Why is MSCK REPAIR TABLE so slow?

2020-06-26
by Theo Tolv

Why is MSCK REPAIR TABLE so slow?

Many guides, including the official Athena documentation, suggest using the command MSCK REPAIR TABLE to load partitions into a partitioned table.

You should almost never use this command.

The main problem is that this command is very, very inefficient. You won’t notice when you have only a few partitions, but as the number grows this command will run slower and slower. The Athena documentation for the command even mentions how this command sometimes times out and that you “should run the statement on the same table until all partitions are added”.

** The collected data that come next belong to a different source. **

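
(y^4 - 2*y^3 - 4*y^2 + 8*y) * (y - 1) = y^5 - 3*y^4 - 2*y^3 + 12*y^2 - 8*y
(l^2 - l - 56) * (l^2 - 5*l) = l^4 - 6*l^3 - 51*l^2 + 280*l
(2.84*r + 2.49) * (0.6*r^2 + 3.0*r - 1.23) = 1.704*r^3 + 10.014*r^2 + 3.9768*r - 3.0627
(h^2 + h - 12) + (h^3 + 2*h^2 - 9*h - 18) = h^3 + 3*h^2 - 8*h - 30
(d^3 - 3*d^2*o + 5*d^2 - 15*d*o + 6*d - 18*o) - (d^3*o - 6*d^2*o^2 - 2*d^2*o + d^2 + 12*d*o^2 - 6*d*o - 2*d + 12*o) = -d^3*o + d^3 + 6*d^2*o^2 - d^2*o + 4*d^2 - 12*d*o^2 - 9*d*o + 8*d - 30*o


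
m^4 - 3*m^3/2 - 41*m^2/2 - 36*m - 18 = (m - 6)*(m + 1)*(m + 3/2)*(m + 2)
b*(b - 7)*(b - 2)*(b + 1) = b^4 - 8*b^3 + 5*b^2 + 14*b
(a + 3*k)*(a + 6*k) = a^2 + 9*a*k + 18*k^2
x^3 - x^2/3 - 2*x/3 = x*(x - 1)*(x + 2/3)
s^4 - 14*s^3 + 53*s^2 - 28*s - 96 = (s - 8)*(s - 4)*(s - 3)*(s + 1)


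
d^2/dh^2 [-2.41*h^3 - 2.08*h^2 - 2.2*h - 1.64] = -14.46*h - 4.16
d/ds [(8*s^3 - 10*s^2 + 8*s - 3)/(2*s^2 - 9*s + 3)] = (16*s^4 - 144*s^3 + 146*s^2 - 48*s - 3)/(4*s^4 - 36*s^3 + 93*s^2 - 54*s + 9)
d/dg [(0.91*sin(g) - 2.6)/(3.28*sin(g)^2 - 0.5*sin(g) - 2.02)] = (-2.9848*sin(g)^2 + 17.056*sin(g) - 3.1382)*cos(g)/(10.7584*sin(g)^4 - 3.28*sin(g)^3 - 13.0012*sin(g)^2 + 2.02*sin(g) + 4.0804)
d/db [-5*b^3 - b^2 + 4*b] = -15*b^2 - 2*b + 4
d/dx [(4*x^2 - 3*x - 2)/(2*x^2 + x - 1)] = 5*(2*x^2 + 1)/(4*x^4 + 4*x^3 - 3*x^2 - 2*x + 1)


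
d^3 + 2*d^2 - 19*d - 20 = (d - 4)*(d + 1)*(d + 5)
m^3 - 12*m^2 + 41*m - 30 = (m - 6)*(m - 5)*(m - 1)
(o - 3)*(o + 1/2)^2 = o^3 - 2*o^2 - 11*o/4 - 3/4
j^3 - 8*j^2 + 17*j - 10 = (j - 5)*(j - 2)*(j - 1)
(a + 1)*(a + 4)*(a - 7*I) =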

The command also only works if your data set is organized using Hive style partitioning. You can’t use it with, for example, Kinesis Data Firehose output, CloudTrail logs, or most other data sets that are produced by tools outside of the Hive ecosystem.

Why is it so slow?

What the command does is that it recursively lists your table’s location on S3, compares every prefix to the list of partitons, and even looks at and validates the key of each individual object. This is a lot more work than you would really need to find all partitions for a table, and you may wonder why it does all of this work. The reason is that the command pre-dates Athena, and even Presto (the open source project that Athena builds on), and was made to work with any Hadoop-compatible file system, where S3 is just one of many. Where an S3 optimized tool would know to do listings efficiently, and use the metadata retrieved that way, this command will traverse S3 like a file system, and do operations on individual objects.

Every time you run the command it will do a full traversal of your table’s location, which means it only gets slower and slower with time as you add more data. Very quickly, almost all of the work it does will be going through prefixes that haven’t changed, but since it can’t know where you’ve added, removed, or changed objects it has to go through it all every time.

If you want to know more about what makes this command so inefficient, you can find some more information in the comments and answers to the Stack Overflow question What does MSCK REPAIR TABLE do behind the scenes and why it’s so slow?.

When to use it

I don’t like to be categorical and say you should absolutely never do something. If you’ve just created a table in the Athena console, and there are a few partitions that you just quickly want to add to test something out, by all means, run MSCK REPAIR TABLE, or use the “Load partitions” feature of the console. If it works, it works – and with just a few partitions it will even run quickly.

What to use instead

The best solution is to use Partition Projection, to avoid having to manage partitions at all. If that is not possible, the best thing is if you can add code to the process that produces the table’s data that adds partitions after it’s uploaded the data to S3. That way the table will be up to date as soon as the data is on S3. Alternatively you can trigger a Lambda function that is triggered by S3 notifications and add partitions when new objects are created.

I’ve written more about different ways to add partitions in Five ways to add partitions.